After the blaze of cerulean blue from the bluebells in the bottom of the hedges we are now lifting our eyes up to these gorgeous puce pinnacles as they fill up every corner of wild banks. They are particularly welcome on areas of disturbed ground such as the new bank behind the holiday cottage where they are giving an amazing display. Being primary colonisers they just appear in their masses with no effort on my part to create such a wonderful planting scheme!

At the weekend the Farmer & I attended the wedding of some friends which took place at the Ceridwen Centre (www.ceridwencentre.co.uk, www.welshgreenweddings.co.uk) a lovely wedding venue just ten minutes drive from the farm.
Our friends G. & R. had a perfect day (despite dire weather forecasts which fortunately proved to be very wrong)with sun shining and all their guest able to relax out of doors gazing at the stunning views across the valley.
The Ceridwen Centre has a very pretty little walled garden with a beautiful wooden structure, rather hobbit-y in appearance, for marriage ceremonies to take place in, however the registrar who it seems has the power to make such decsions said that because of the risk of rain the ceremony had to take place indoors. So we all trooped into what had been the old dairy in the days when the centre was working farm. It had of course been decorated in case of such an eventuality and was fine.
The bride came in with her father to Jimmy Durante singing 'Make Someone Happy' and then bride & groom exited to The Carpenters singing 'Top of the World'...all rather good fun & certainly original.
The bride is an expert on renovating old buildings (she is know as G...the Lime due to her encyclopaedic knowledge of the uses of lime mortar, putty, plaster etc.) and during the service the poem 'Scaffolding' by Seamus Heaney wholly apporiately, was read out. (Look it up.) The service ended with reading of a Welsh poem 'Dau berson ydych heddiw, Ag un bywyd yn eich blaen' (roughly translated as 'Two people here today At the start of their lives together'.
It was all very simple & unfussy and happy.
The wedding feast was held in the magnificent double tipi with beautiful flowers decorating each table and very good organic food & wines served.

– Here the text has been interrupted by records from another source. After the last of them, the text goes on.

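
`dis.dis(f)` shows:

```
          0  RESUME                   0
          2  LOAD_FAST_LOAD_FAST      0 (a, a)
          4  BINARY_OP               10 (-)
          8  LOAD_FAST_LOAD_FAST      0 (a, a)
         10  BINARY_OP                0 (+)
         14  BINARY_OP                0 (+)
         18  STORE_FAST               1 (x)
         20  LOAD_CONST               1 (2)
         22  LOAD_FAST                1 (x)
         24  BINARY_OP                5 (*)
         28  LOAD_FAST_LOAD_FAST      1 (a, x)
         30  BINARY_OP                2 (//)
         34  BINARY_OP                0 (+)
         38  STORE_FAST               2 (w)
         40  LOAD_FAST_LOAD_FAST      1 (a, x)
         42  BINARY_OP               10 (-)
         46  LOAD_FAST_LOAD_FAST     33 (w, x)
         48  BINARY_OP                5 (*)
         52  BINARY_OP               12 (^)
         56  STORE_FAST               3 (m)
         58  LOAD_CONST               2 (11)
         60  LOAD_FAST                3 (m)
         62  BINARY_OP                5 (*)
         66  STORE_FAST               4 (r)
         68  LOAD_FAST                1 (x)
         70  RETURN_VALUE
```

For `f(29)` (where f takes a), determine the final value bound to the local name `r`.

LOAD_FAST_LOAD_FAST a,a → push 29,29. Stack: [29, 29]
BINARY_OP - → 29 - 29 = 0. Stack: [0]
LOAD_FAST_LOAD_FAST a,a → push 29,29. Stack: [0, 29, 29]
BINARY_OP + → 29 + 29 = 58. Stack: [0, 58]
BINARY_OP + → 0 + 58 = 58. Stack: [58]
STORE_FAST x → x=58. Stack: []
LOAD_CONST → push 2. Stack: [2]
LOAD_FAST x → push 58. Stack: [2, 58]
BINARY_OP * → 2 * 58 = 116. Stack: [116]
LOAD_FAST_LOAD_FAST a,x → push 29,58. Stack: [116, 29, 58]
BINARY_OP // → 29 // 58 = 0. Stack: [116, 0]
BINARY_OP + → 116 + 0 = 116. Stack: [116]
STORE_FAST w → w=116. Stack: []
LOAD_FAST_LOAD_FAST a,x → push 29,58. Stack: [29, 58]
BINARY_OP - → 29 - 58 = -29. Stack: [-29]
LOAD_FAST_LOAD_FAST w,x → push 116,58. Stack: [-29, 116, 58]
BINARY_OP * → 116 * 58 = 6728. Stack: [-29, 6728]
BINARY_OP ^ → -29 ^ 6728 = -6741. Stack: [-6741]
STORE_FAST m → m=-6741. Stack: []
LOAD_CONST → push 11. Stack: [11]
LOAD_FAST m → push -6741. Stack: [11, -6741]
BINARY_OP * → 11 * -6741 = -74151. Stack: [-74151]
STORE_FAST r → r=-74151. Stack: []
LOAD_FAST x → push 58. Stack: [58]
RETURN_VALUE → return 58.

-74151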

The Farmer as well as being a wedding-guest was also part of the Entertainment with the band he plays in providing the music for some Welsh folk-dancing. The caller, who knows all there is to know about Welsh traditional dances and much else besides in the field of Welsh folk culture, has years of experience in getting people up to dance and they did so with great gusto. After an hour & a half (!) of Welsh dancing the band retired to great applause to make way for the disco...the dancers not being a whit worn out by their previous exertions continued to bop away the night to 70's disco classics.